This isn’t a discussion on your search history (so you can all take a breath). Although I’m a big fan of search engines and finding accurate information to help you understand a diagnosis, I also know that a plethora of wrong information is just as accessible.
Patients are often told not to Google things after a discussion with their doctor, and of course, being the humans we are, we will go and do precisely the opposite. (Don’t deny it, we’ve all done it!)
Don’t get me wrong though – I think access to good information is important, just like having strong, evidence based communities These are vital in any diagnosis, and can help patients discover treatment options, find peer support and even understand their situation clearly because of sharing lived experiences.

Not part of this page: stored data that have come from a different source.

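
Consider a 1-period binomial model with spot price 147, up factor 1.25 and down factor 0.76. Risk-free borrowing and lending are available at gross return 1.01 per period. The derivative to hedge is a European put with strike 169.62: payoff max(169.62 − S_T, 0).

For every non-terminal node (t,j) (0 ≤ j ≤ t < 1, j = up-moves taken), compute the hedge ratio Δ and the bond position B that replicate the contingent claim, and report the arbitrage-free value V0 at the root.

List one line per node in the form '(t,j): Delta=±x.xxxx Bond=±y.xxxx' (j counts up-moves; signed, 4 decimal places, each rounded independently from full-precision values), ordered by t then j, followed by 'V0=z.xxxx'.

(0,0): Delta=-0.8038 Bond=146.2417
V0=28.0784

Since d<R<u, set p* = (R−d)/(u−d) = 0.5102; price each node as the discounted p*-expectation of its children.
Terminal payoffs: V(1,0)=57.9000, V(1,1)=0.0000
  t=0,j=0: stock 147.0000 → up 183.7500 (V=0.0000), down 111.7200 (V=57.9000). Price 28.0784; hedge Δ=-0.8038, bond B=146.2417.
The time-0 hedge costs 28.0784, which is the no-arbitrage price.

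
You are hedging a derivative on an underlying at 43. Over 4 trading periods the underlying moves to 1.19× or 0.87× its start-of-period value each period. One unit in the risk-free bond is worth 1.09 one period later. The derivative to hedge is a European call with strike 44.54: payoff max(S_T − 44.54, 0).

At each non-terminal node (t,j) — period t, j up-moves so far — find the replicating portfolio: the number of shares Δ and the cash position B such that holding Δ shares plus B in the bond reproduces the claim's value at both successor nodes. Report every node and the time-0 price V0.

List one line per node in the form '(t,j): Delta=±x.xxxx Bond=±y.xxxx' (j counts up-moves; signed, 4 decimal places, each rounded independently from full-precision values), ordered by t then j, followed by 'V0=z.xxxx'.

(0,0): Delta=0.8619 Bond=-24.8361
(1,0): Delta=0.6102 Bond=-17.6537
(1,1): Delta=0.9456 Bond=-31.3520
(2,0): Delta=0.0938 Bond=-2.4375
(2,1): Delta=0.7818 Bond=-26.8813
(2,2): Delta=1.0000 Bond=-37.4884
(3,0): Delta=0.0000 Bond=0.0000
(3,1): Delta=0.1250 Bond=-3.8646
(3,2): Delta=1.0000 Bond=-40.8624
(3,3): Delta=1.0000 Bond=-40.8624
V0=12.2260

Under the risk-neutral measure, an up-move has probability p* = (R−d)/(u−d) = 0.6875 and values discount at R = 1.09.
At expiry t=4: V(4,0)=0.0000, V(4,1)=0.0000, V(4,2)=1.5494, V(4,3)=18.5018, V(4,4)=41.6896
Node (3,0) S=28.3156: V=(p*·0.0000+(1−p*)·0.0000)/1.09=0.0000; Δ=(0.0000−0.0000)/(33.6956−24.6346)=0.0000; B=V−Δ·S=0.0000
Node (3,1) S=38.7306: V=(p*·1.5494+(1−p*)·0.0000)/1.09=0.9772; Δ=(1.5494−0.0000)/(46.0894−33.6956)=0.1250; B=V−Δ·S=-3.8646
Node (3,2) S=52.9763: V=(p*·18.5018+(1−p*)·1.5494)/1.09=12.1139; Δ=(18.5018−1.5494)/(63.0418−46.0894)=1.0000; B=V−Δ·S=-40.8624
Node (3,3) S=72.4618: V=(p*·41.6896+(1−p*)·18.5018)/1.09=31.5995; Δ=(41.6896−18.5018)/(86.2296−63.0418)=1.0000; B=V−Δ·S=-40.8624
Node (2,0) S=32.5467: V=(p*·0.9772+(1−p*)·0.0000)/1.09=0.6164; Δ=(0.9772−0.0000)/(38.7306−28.3156)=0.0938; B=V−Δ·S=-2.4375
Node (2,1) S=44.5179: V=(p*·12.1139+(1−p*)·0.9772)/1.09=7.9208; Δ=(12.1139−0.9772)/(52.9763−38.7306)=0.7818; B=V−Δ·S=-26.8813
Node (2,2) S=60.8923: V=(p*·31.5995+(1−p*)·12.1139)/1.09=23.4039; Δ=(31.5995−12.1139)/(72.4618−52.9763)=1.0000; B=V−Δ·S=-37.4884
Node (1,0) S=37.4100: V=(p*·7.9208+(1−p*)·0.6164)/1.09=5.1727; Δ=(7.9208−0.6164)/(44.5179−32.5467)=0.6102; B=V−Δ·S=-17.6537
Node (1,1) S=51.1700: V=(p*·23.4039+(1−p*)·7.9208)/1.09=17.0325; Δ=(23.4039−7.9208)/(60.8923−44.5179)=0.9456; B=V−Δ·S=-31.3520
Node (0,0) S=43.0000: V=(p*·17.0325+(1−p*)·5.1727)/1.09=12.2260; Δ=(17.0325−5.1727)/(51.1700−37.4100)=0.8619; B=V−Δ·S=-24.8361
The time-0 hedge costs 12.2260, which is the no-arbitrage price.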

What this post is about though is actively encouraging care providers, family members, and doctors to ask patients about what they have been looking at online in relation to their diagnosis, and what they’re learning in the communities.
But why is this important?
It comes down to this- it gives you insight into the information that is accessible, and how reliable it is. You can actively discuss what they’ve discovered online, help them process the information, and even sort it into fact and fiction.

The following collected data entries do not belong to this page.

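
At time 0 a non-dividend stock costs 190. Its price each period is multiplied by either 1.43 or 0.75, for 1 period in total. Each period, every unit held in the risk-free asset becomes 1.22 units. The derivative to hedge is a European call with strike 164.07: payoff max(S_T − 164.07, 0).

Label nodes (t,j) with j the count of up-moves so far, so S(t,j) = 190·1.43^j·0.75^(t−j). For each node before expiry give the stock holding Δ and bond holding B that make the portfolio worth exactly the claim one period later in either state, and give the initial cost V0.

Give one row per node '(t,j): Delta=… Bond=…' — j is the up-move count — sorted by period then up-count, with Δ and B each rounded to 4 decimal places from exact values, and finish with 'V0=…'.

(0,0): Delta=0.8330 Bond=-97.3029
V0=60.9765

The replicating-portfolio and risk-neutral prices coincide; use p* = (1.22−0.75)/(1.43−0.75) = 0.6912 for the latter.
Terminal values V(1,·): V(1,0)=0.0000, V(1,1)=107.6300
Node (0,0) S=190.0000: V=(p*·107.6300+(1−p*)·0.0000)/1.22=60.9765; Δ=(107.6300−0.0000)/(271.7000−142.5000)=0.8330; B=V−Δ·S=-97.3029
The time-0 hedge costs 60.9765, which is the no-arbitrage price.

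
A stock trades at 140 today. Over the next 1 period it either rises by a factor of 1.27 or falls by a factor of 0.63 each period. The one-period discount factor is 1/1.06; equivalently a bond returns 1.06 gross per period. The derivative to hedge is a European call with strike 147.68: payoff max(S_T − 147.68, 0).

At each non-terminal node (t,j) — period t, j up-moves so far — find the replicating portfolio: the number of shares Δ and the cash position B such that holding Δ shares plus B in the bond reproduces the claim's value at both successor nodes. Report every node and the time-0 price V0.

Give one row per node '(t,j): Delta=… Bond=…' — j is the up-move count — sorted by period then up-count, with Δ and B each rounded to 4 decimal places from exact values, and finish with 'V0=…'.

Risk-neutral probability p* = (R−d)/(u−d) = (1.06−0.63)/(1.27−0.63) = 0.6719.
Payoff layer (t=1): V(1,0)=0.0000, V(1,1)=30.1200
(0,0): S=140.0000. Δ = (V_up−V_dn)/(S_up−S_dn) = (30.1200−0.0000)/(177.8000−88.2000) = 0.3362. V = [p*·30.1200 + (1−p*)·0.0000]/1.06 = 19.0914. B = V − Δ·S = -27.9711.
Each (Δ,B) replicates both successor values, so the strategy is self-financing and V0 is arbitrage-free.

(0,0): Delta=0.3362 Bond=-27.9711
V0=19.0914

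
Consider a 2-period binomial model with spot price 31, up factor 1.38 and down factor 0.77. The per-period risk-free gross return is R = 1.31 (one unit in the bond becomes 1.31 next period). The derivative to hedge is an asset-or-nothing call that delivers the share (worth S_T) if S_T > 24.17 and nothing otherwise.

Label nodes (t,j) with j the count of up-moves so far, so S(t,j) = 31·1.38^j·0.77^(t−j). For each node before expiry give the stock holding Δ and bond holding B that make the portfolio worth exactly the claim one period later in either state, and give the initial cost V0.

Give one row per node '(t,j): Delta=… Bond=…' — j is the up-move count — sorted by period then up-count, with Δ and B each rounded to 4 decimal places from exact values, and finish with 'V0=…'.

(0,0): Delta=1.0851 Bond=-2.7805
(1,0): Delta=2.2623 Bond=-31.7410
(1,1): Delta=1.0000 Bond=0.0000
V0=30.8590

Under the risk-neutral measure, an up-move has probability p* = (R−d)/(u−d) = 0.8852 and values discount at R = 1.31.
Terminal payoffs: V(2,0)=0.0000, V(2,1)=32.9406, V(2,2)=59.0364
(1,0): S=23.8700. Δ = (V_up−V_dn)/(S_up−S_dn) = (32.9406−0.0000)/(32.9406−18.3799) = 2.2623. V = [p*·32.9406 + (1−p*)·0.0000]/1.31 = 22.2599. B = V − Δ·S = -31.7410.
(1,1): S=42.7800. Δ = (V_up−V_dn)/(S_up−S_dn) = (59.0364−32.9406)/(59.0364−32.9406) = 1.0000. V = [p*·59.0364 + (1−p*)·32.9406]/1.31 = 42.7800. B = V − Δ·S = 0.0000.
(0,0): S=31.0000. Δ = (V_up−V_dn)/(S_up−S_dn) = (42.7800−22.2599)/(42.7800−23.8700) = 1.0851. V = [p*·42.7800 + (1−p*)·22.2599]/1.31 = 30.8590. B = V − Δ·S = -2.7805.
The time-0 hedge costs 30.8590, which is the no-arbitrage price.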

Online communities can be dominated by one country or region of the world – guidelines and regulations that are important for them may not be relevant to your own country. Screening may be different, and treatment options may vary due to differences in drug regulation, training, and access. This can lead to valuable conversations about the reasons these differences exist, and also reassurance for the patient that the standard of care they are receiving is of a high standard according to their own situation.
It also gives you as a care provider a chance to see what information is available to patients online and discuss its accuracy. (And it can be a learning opportunity – no one is a better expert on their own rare diseases than patients at times 😉 ).

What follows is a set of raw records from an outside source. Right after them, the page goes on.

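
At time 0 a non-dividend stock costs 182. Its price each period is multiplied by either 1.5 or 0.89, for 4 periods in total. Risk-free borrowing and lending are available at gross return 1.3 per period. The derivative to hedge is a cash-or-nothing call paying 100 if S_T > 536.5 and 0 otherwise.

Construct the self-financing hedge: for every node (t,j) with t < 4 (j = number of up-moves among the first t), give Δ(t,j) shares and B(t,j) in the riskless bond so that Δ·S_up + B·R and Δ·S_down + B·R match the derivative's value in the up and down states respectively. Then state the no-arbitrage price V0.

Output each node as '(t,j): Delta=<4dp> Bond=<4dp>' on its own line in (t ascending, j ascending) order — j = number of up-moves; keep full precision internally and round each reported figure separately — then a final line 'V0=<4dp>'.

(0,0): Delta=0.1822 Bond=-12.0681
(1,0): Delta=0.2705 Bond=-30.0012
(1,1): Delta=0.1566 Bond=-8.7068
(2,0): Delta=0.0000 Bond=0.0000
(2,1): Delta=0.3488 Bond=-58.0266
(2,2): Delta=0.1010 Bond=11.4654
(3,0): Delta=0.0000 Bond=0.0000
(3,1): Delta=0.0000 Bond=0.0000
(3,2): Delta=0.4498 Bond=-112.2320
(3,3): Delta=0.0000 Bond=76.9231
V0=21.0884

Risk-neutral probability p* = (R−d)/(u−d) = (1.3−0.89)/(1.5−0.89) = 0.6721.
At expiry t=4: V(4,0)=0.0000, V(4,1)=0.0000, V(4,2)=0.0000, V(4,3)=100.0000, V(4,4)=100.0000
  t=3,j=0: stock 128.3044 → up 192.4565 (V=0.0000), down 114.1909 (V=0.0000). Price 0.0000; hedge Δ=0.0000, bond B=0.0000.
  t=3,j=1: stock 216.2433 → up 324.3650 (V=0.0000), down 192.4565 (V=0.0000). Price 0.0000; hedge Δ=0.0000, bond B=0.0000.
  t=3,j=2: stock 364.4550 → up 546.6825 (V=100.0000), down 324.3649 (V=0.0000). Price 51.7024; hedge Δ=0.4498, bond B=-112.2320.
  t=3,j=3: stock 614.2500 → up 921.3750 (V=100.0000), down 546.6825 (V=100.0000). Price 76.9231; hedge Δ=0.0000, bond B=76.9231.
  t=2,j=0: stock 144.1622 → up 216.2433 (V=0.0000), down 128.3044 (V=0.0000). Price 0.0000; hedge Δ=0.0000, bond B=0.0000.
  t=2,j=1: stock 242.9700 → up 364.4550 (V=51.7024), down 216.2433 (V=0.0000). Price 26.7314; hedge Δ=0.3488, bond B=-58.0266.
  t=2,j=2: stock 409.5000 → up 614.2500 (V=76.9231), down 364.4550 (V=51.7024). Price 52.8108; hedge Δ=0.1010, bond B=11.4654.
  t=1,j=0: stock 161.9800 → up 242.9700 (V=26.7314), down 144.1622 (V=0.0000). Price 13.8208; hedge Δ=0.2705, bond B=-30.0012.
  t=1,j=1: stock 273.0000 → up 409.5000 (V=52.8108), down 242.9700 (V=26.7314). Price 34.0463; hedge Δ=0.1566, bond B=-8.7068.
  t=0,j=0: stock 182.0000 → up 273.0000 (V=34.0463), down 161.9800 (V=13.8208). Price 21.0884; hedge Δ=0.1822, bond B=-12.0681.
Each (Δ,B) replicates both successor values, so the strategy is self-financing and V0 is arbitrage-free.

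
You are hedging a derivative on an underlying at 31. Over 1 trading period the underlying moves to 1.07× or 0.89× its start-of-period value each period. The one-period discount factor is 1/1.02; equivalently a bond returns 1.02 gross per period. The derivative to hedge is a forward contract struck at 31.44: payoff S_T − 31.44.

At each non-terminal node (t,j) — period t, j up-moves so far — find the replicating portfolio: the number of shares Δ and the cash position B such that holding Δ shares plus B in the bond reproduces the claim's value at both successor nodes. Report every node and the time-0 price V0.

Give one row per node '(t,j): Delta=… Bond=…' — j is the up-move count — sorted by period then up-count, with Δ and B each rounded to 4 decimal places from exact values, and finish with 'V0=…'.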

It’s about really opening those communication channels, and talking with patients about what their concerns are. The chances are, if they’re googling, they’re curious and need more information, or they need some extra support in understanding their diagnosis. This is where you can step in and help them understand more, provide suggestions for additional support, and most importantly, build that important trusting relationship that should exist between doctor and patient.
So, What Have You Googled Recently?
Add this question into your routine checkups with patients. Discuss with them what they’ve found, talk about the information and help them understand why it is or isn’t valid. By extension, reach out to the communities and talk with them about the information they provide. (I promise, we don’t bite and we’re usually pretty excited to hear from you).
It’s an opportunity for you to open those conversations and talk with your patients, and even look at the information together so you both can learn.
Most importantly, it’s about building a healthy, trusting relationship and breaking down those white coat barriers.